This Father’s Day I have been thinking about my own father. He died at a young age when I was 19 and I have missed him all my life since. It is sad that he never knew my husband and children – even more sad that they never knew him. Everyone who did know him remembers him as a special person with many talents and a great sense of humor.
I am thinking about him particularly because the world is so different for fathers these days than they were in his time. We expect more of men in their role as fathers than in years past. Dads are expected to participate more fully in the physical care of their children, changing diapers and feeding infants, supervising routines as children get older, taking them to school and coming to know their friends. This kind of caregiving is what nurturing is all about and is the basis of close bonds between children and their fathers.
Of course, playtime with dad is a major source of pleasure for children. Father as play partner is a consistent finding in research on the role of fathers in child development. Fathers like to “stir children up” (to use many mothers’ description) as a way of interacting with them. They tend to make less use of toys in their play but rather use their own bodies – as well as their children’s – in rough and tumble play, much to children’s delight and at times, mom’s consternation.
Fathers’ play seems to rely less on traditional games and more on activity and exploration. Studies suggest that fathers tend to encourage their children, both sons and daughters, to explore the world around them in a freer way than do mothers. You can see this if you watch parents and children in the playground. Fathers often seem less apprehensive about children climbing higher, swinging faster, attempting to use new equipment, and will encourage them to attempt things they may not yet have mastered. Along with this they may be more comfortable with children moving out away from them in new situations. Many strong, successful women have been known to credit their fathers for their achievements. Of course, these are just observed patterns of behavior from which there are always exceptions.
Participating in the rearing of children as many fathers do today is as rewarding an experience for men as it is for their children. Many fathers say they wish they had had such a relationship with their own fathers, and that they want to provide for their children what they did not have themselves. At the same time, a man’s actual relationship with his own father, whatever it is or was, plays a big role in his own fathering, just as a woman’s relationship with her own mother does in her mothering.
In my experience, both fathers and mothers express a feeling of wanting to be different kinds of parents than their own were. But the opposite is also true, and a tendency to idealize one’s mother or father can also have a big impact on one’s parenting. Trying to be like, or unlike, our parents can interfere with our ability to come to know our own children, who are not replicas of us, just as our present family is not a replica of the one in which we grew up.
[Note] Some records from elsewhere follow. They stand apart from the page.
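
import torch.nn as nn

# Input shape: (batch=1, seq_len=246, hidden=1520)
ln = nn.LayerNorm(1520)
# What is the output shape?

Input shape: (1, 246, 1520)
Output shape: (1, 246, 1520)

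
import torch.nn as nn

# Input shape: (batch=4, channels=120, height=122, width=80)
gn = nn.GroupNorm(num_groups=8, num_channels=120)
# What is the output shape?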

These days this may be a particular challenge for parents who face a different world than their parents did, with changed expectations for both men and women. In particular, men as fathers are being asked to develop a whole new aspect of their personalities, to become more empathic and to focus more on relationships with wives and children. Yet, even as more men than ever have become primary caretakers of their children, their own natural style has not always been appreciated and they have too often encountered the expectation that they be more like mothers in the way they nurture.
The profound change in the role of men as husbands and fathers has been unsettling for many. Both economic and social changes have reduced their roles as primary breadwinners and as the dominant members of the family, no longer the sun (or son) around which the earth revolves. Men are still learning to be new kinds of fathers and, like mothers, to assume multiple roles.
Working with parents, I have been struck by the attention they need to pay to their relationship with each other – a major challenge while meeting the needs of young children. Some years ago, a father told me that when he watched his son finish nursing, his expression looked to the dad as though he was ready for a cigarette. Of course in today’s world of no smoking there may not be the same association between sex and smoking. The point, though, is that mom’s attachment to her children can sometimes make dad feel excluded.
As I think of my own father, I hope that this Father’s Day will bring a new appreciation of fathers and their meaning in their children’s lives.